I, nevertheless, turn to paragraphs 11 and 12 of the statement of claim in proceeding 2083 of 2000 which have been verified by Mr Damjanovski to determine whether they raise a triable issue as to the existence of the asserted beneficial interest. Paragraph 11 is in the following terms:
“11.By an agreement made on or about 1 March 2000 (‘the agreement’) between Menika Lodge, the Damjanovskis, the Paskoskis, Lube, Brookwood and Diana Receptions and in consideration of:
(a)Menika Lodge paying $400,000.00 to Brookwood as capital to complete the construction of the reception centre;
(b)Lube foregoing repayment of the debt owed to him in the sum of $350,000.00 and agreeing to treat the same as a contribution to Brookwood’s capital;
the Paskoskis agreed inter alia:
(i)to cause Brookwood to grant to Menika Lodge a 43% interest in Brookwood’s assets and undertaking including the land which it held as trustee for the Paskoski Family Trust by an allotment to Menika Lodge 43% of Brookwood’s issued share capital and 43% of the units in a reconstituted trust of which Brookwood would be trustee;
(ii)to cause Brookwood to allot to Lube 14% of the issued share capital of Brookwood on terms entitling him only to a dividend from profits of 10% per annum calculated on the amount of his contribution to capital; and
(iii)to cause Mrs Paskoski to transfer to Mr Damjanovski 50% of the issued share capital of Diana Receptions for a nominal consideration of $1.00;
(iv)to cause one of the Damjanovskis and one of the Paskoskis to be appointed directors of each of:
(x)Brookwood; and
(y)Diana Receptions;”
It will be seen that, on the pleading, the agreed vehicle for Menika to acquire an interest in the land is by the allotment of 43% of Brookwood’s share capital and 43% of the units in a reconstituted trust, the terms of which are not known. An examination of the particulars, which are also verified by Mr Damjanovski and which extend over some four pages in the pleading, does not give me any confidence that the contract as pleaded, at least insofar as it concerns the land, will be made out. There is no mention of the unit trust nor of the transfer of shares in Brookwood.

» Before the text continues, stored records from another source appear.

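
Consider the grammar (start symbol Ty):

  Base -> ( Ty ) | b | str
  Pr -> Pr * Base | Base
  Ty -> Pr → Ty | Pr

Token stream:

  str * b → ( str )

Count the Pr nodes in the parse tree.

4

[Ty [Pr [Pr [Base str]] * [Base b]] → [Ty [Pr [Base ( [Ty [Pr [Base str]]] )]]]]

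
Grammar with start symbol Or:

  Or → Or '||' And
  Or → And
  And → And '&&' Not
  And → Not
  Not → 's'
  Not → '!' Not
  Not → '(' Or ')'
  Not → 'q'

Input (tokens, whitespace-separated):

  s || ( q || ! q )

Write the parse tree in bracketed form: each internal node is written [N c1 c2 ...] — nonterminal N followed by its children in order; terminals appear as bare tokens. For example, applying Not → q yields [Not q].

Or
Or || And
And || And
Not || And
s || And
s || Not
s || ( Or )
s || ( Or || And )
s || ( And || And )
s || ( Not || And )
s || ( q || And )
s || ( q || Not )
s || ( q || ! Not )
s || ( q || ! q )

[Or [Or [And [Not s]]] || [And [Not ( [Or [Or [And [Not q]]] || [And [Not ! [Not q]]]] )]]]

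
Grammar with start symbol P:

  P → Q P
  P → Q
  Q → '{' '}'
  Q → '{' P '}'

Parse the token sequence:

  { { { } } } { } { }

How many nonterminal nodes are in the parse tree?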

It is, of course, necessary that the caveator show a triable issue as to the interest claimed. This is a beneficial interest pursuant to an express, implied or constructive trust. I see no such interest in the pleaded agreement. The asserted interest has not been made out even to the modest standard imposed upon a caveator in an application of this kind.
I mention finally, lest it be thought that I have overlooked it, the argument put on behalf of Menika that it had an interest in the land arising from its contributions towards the project in accordance with the principles set out in Baumgartner v Baumgartner[1]. The factual basis for such an interest does not exist here. The contributions, at least those prior to March, were simply loans. Moreover, there is here no element of unconscionability, particularly having regard to the fact that the $400,000 has been repaid and Menika was never called upon to guarantee the bank advances to Brookwood. Finally, this is not the ground asserted in the caveat before me.
[1](1987) 164 CLR 137.
The third and fourth caveats should, therefore, be removed. I propose the following orders:
(1)The thirdnamed defendant do forthwith remove from the register caveat number X787834C lodged on 3 October 2001 and caveat number X793869R lodged on 5 October in respect of Certificate of Title volume 10150 folio 855.
(2)The costs of the plaintiff including reserved costs be paid by the first, second and fourthnamed defendants.